The lawyer you choose should be a reflection of your answers to those questions. And that reflection should come naturally. It’s very common for attorneys to voice that they are obliged to do as you direct them. That is quite true. Let’s say you really want to have your spouse suffer. Lots of expensive motions; depositions with questions about all kinds of things that you have no reason to believe are true; inflated stories about minor incidents to try to have them declared an unfit parent….. etc. If that is what you want, you would certainly be ill advised to hire an attorney who focuses on, say, Collaborative Practice. Because the things you want done, are not things that come easily for that attorney.
Similarly, if what you wanted was to make sure that you and your soon-to-be-ex are able to work together to reach the necessary decisions; that you each have what you need to move forward after the divorce; that you both will still be able to work together after the divorce for the benefit of your children…. If those are the kind of things you want and the way you want them to be achieved, well, you might not want to hire someone who has 20 or 30 years of litigation experience but who says simply ‘sure, I took a training in Collaborative Practice’. Does the kind of genuine working together that is involved come naturally to this attorney? Is s/he even really comfortable doing it?
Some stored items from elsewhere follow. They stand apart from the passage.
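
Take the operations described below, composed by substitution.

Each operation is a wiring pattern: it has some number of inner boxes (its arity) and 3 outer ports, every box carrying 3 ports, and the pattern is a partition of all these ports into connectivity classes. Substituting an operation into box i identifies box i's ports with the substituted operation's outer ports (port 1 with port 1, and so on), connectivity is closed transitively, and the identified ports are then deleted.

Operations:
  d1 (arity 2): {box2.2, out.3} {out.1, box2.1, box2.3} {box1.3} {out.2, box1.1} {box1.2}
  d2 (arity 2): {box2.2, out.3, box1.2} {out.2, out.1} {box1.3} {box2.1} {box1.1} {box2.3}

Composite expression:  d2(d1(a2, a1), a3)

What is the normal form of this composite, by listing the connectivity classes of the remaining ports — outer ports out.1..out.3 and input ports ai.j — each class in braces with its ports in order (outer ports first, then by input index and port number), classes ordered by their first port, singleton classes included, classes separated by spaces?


Two ports join when wires chain via d2-identified ports.
composing d1 on (a2, a1), with out.j its own outer ports: {out.1, a1.1, a1.3} {out.2, a2.1} {out.3, a1.2} {a2.2} {a2.3}
composing d2 on (a2, a1, a3), with out.j its own outer ports: {out.1, out.2} {out.3, a2.1, a3.2} {a1.1, a1.3} {a1.2} {a2.2} {a2.3} {a3.1} {a3.3}

{out.1, out.2} {out.3, a2.1, a3.2} {a1.1, a1.3} {a1.2} {a2.2} {a2.3} {a3.1} {a3.3}


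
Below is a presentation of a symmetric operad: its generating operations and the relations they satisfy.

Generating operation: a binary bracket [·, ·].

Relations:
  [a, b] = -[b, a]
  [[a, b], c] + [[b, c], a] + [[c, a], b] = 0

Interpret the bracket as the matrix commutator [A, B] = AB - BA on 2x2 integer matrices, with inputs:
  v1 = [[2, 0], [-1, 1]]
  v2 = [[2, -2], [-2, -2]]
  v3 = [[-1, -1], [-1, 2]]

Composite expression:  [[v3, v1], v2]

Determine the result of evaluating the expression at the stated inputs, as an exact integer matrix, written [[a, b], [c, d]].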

These are things you need to know.
Keep in mind what this initial meeting is “A sales pitch” and “A job interview”. Don’t be afraid to ask questions about the applicant’s commitment to the kind of process and kind of results you are looking for. “Oh sure, I can do that” wouldn’t prompt you to hire a bricklayer to do your plumbing, would it? No more than “I like kids” would be enough to cause you to hire someone with no experience, education or training to be your Nanny.
So before you begin your attorney interview(s), There are some questions you need to answer for yourself. I offer prospective clients a couple of lists of questions to review for themselves. Here are a few.
- Are you willing to sit in the same room as your spouse and have a direct dialogue on the decisions to be made? Or do you want to avoid contact with him/her as much as possible?
- Are you willing to reach agreements that meet both your needs AND those of your spouse? Or do you insist that you get “as much as possible”?
- Do you believe that your children are best served by having the active involvement of both parents? Or do you want to make sure that you have the greater, or maybe even only, influence following the divorce?
- Do you want help in having dialogue with your spouse about what will work for you both? Or do you need someone to tell you what you ‘should’ ask for, what you ‘should’ agree to?
- When you are upset with your spouse, do you want a professional who will help you sort it out in a way that you can share with him/her? Or do you want one who will simply attack your spouse because that’s what you ‘said you wanted’ while you were upset?
There is no ‘right’ or ‘good’ answer to any of these kinds of questions. The goal is simply to help you determine what is ‘right’ for you.
Answering questions like these for yourself will help you to discern the kind of decisions you want in your divorce, the way you want them reached, AND the kind of attorney you want to work with. Using your answers, you can ask similar questions of the attorney who wants to be hired by you to see if s/he is in fact ‘right’ for you. If s/he is a ‘good’ reflection of you.
After all, you’re the boss. You should only hire someone who will work the way you want things done, right? I wish you successful hiring.